3 novembre 2022
Cour d'appel de Paris
RG n° 21/18552

Pôle 1 - Chambre 10

Texte de la décision

REPUBLIQUE FRANCAISE

AU NOM DU PEUPLE FRANCAIS





COUR D'APPEL DE PARIS

Pôle 1 - Chambre 10



ARRÊT DU 03 NOVEMBRE 2022



(n° , 3 pages)



Numéro d'inscription au répertoire général :

N° RG 21/18552 - N° Portalis 35L7-V-B7F-CERLL



Décision déférée à la Cour :

Arrêt du 03 juin 2021-Cour d'Appel de PARIS-RG n° 20/08146



APPELANTS



Monsieur [E] [H] Agissant ès qualités de syndic de liquidation de la société COMMISSION IMPORT EXPORT (COMMISIMPEX) désigné à cette fin par arrêt de la cour d'appel de Brazzaville en date du 13 mai 2013

[Adresse 7]

[Adresse 1]

REPUBLIQUE DU CONGO

représenté par Me Anne GRAPPOTTE-BENETREAU de la SCP SCP GRAPPOTTE BENETREAU, avocats associés, avocat au barreau de PARIS, toque : K0111

plaidant par Me François KERVERSAU, avocat au barreau de PARIS, toque : P 16



Monsieur [W] [B] Agissant ès qualités de syndic de liquidation de la société COMMISSION IMPORT EXPORT (COMMISIMPEX) désigné à cette fin par arrêt de la Cour d'Appel de Brazzaville en date du 13 mai 2013

[Adresse 7]

[Adresse 1]

REPUBLIQUE DU CONGO

représenté par Me Anne GRAPPOTTE-BENETREAU de la SCP SCP GRAPPOTTE BENETREAU, avocats associés, avocat au barreau de PARIS, toque : K0111

plaidant par Me François KERVERSAU, avocat au barreau de PARIS, toque : P 16



INTIMES



SOCIETE COMMISSIONS IMPORT EXPORT (COMMISIMPEX)

[Adresse 2]

RÉPUBLIQUE DU CONGO

représentée par Me Jacques-Alexandre GENET de la SELAS ARCHIPEL, avocat au barreau de PARIS, toque : P0122



REPUBLIQUE DU CONGO agissant poursuites et diligences de son Ministre de la Justice des droits humains et de la promotion des peuples autochtones

[Adresse 8] -

[Adresse 6]

BRAZZAVILLE (REPUBLIQUE CONGO)

n'a pas constitué avocat



S.A.R.L. DASSAULT FALCON SERVICE

[Adresse 4]

[Localité 3]

représentée par Me Laura DUBOIS de l'AARPI LENO AVOCATS, avocat au barreau de PARIS, toque : G303





INTERVENANTE



CAISSE NATIONALE DE SECURITE SOCIALE (CNSS)

[Adresse 5]

REPUBLIQUE DU CONGO

représentée par Me Eric ALLERIT de la SELEURL TBA, avocat au barreau de PARIS, toque : P0241



COMPOSITION DE LA COUR



L'affaire a été débattue le 5 octobre 2022, en audience publique, devant la cour composée de :

Madame Bénédicte PRUVOST, président de chambre

Madame Catherine LEFORT, conseiller

Monsieur Raphaël TRARIEUX, conseiller



qui en ont délibéré, un rapport a été présenté à l'audience par Monsieur Raphaël TRARIEUX, conseiller, dans les conditions prévues par l'article 804 du code de procédure civile.



GREFFIER lors des débats : Monsieur Grégoire GROSPELLIER



ARRÊT

-défaut

-par mise à disposition de l'arrêt au greffe de la cour, les parties en ayant été préalablement avisées dans les conditions prévues au deuxième alinéa de l'article 450 du code de procédure civile.
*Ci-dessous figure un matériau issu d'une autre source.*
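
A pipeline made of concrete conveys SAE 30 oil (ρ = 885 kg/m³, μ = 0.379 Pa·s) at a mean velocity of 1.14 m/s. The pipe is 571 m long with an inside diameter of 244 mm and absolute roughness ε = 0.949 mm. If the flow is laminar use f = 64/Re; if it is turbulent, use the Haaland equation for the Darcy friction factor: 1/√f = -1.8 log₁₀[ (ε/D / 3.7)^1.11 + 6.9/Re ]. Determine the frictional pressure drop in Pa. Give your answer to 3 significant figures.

Reynolds number Re = ρVD/μ = 885 · 1.14 · 0.244 / 0.379 = 649.5.
Re < 2300 → laminar flow, so f = 64/Re = 64/649.5 = 0.09853 (the turbulent correlation is not needed).
Darcy-Weisbach: ΔP = f(L/D)(ρV²/2) = 0.09853·(571/0.244)·(885·1.14²/2) = 0.09853·2340·575.1 = 1.326e+05 Pa.

ΔP ≈ 133000 Pa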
-signé par Monsieur Raphaël TRARIEUX, conseiller pour le président empêché et par Monsieur Grégoire GROSPELLIER, greffier présent lors de la mise à disposition.




*****



Deux sentences arbitrales en date des 3 décembre 2000 et 21 janvier 2013, désormais irrévocables, ont condamné la République du Congo, laquelle s'était engagée, le 3 mars 1993, à renoncer définitivernent et irrévocablement à toute immunité de juridiction et d'exécution, à payer diverses sommes à la société Commisimpex.



Par ordonnance du 9 octobre 2019, le juge de l'exécution du tribunal de grande instance de Paris a rejeté la requête de la société Commisimpex tendant à être autorisée à pratiquer toute mesure d'exécution forcée sur tous biens appartenant à la République du Congo. Par arrêt en date du 27 février 2020, infirmant cette décision, la Cour d'appel de Paris a autorisé toute mesure d'exécution sur tous biens appartenant à la République du Congo, notamment les aéronefs, à l'exception de ceux utilisés ou destinés à être utilisés dans l'exercice des fonctions de la mission diplomatique de cet Etat.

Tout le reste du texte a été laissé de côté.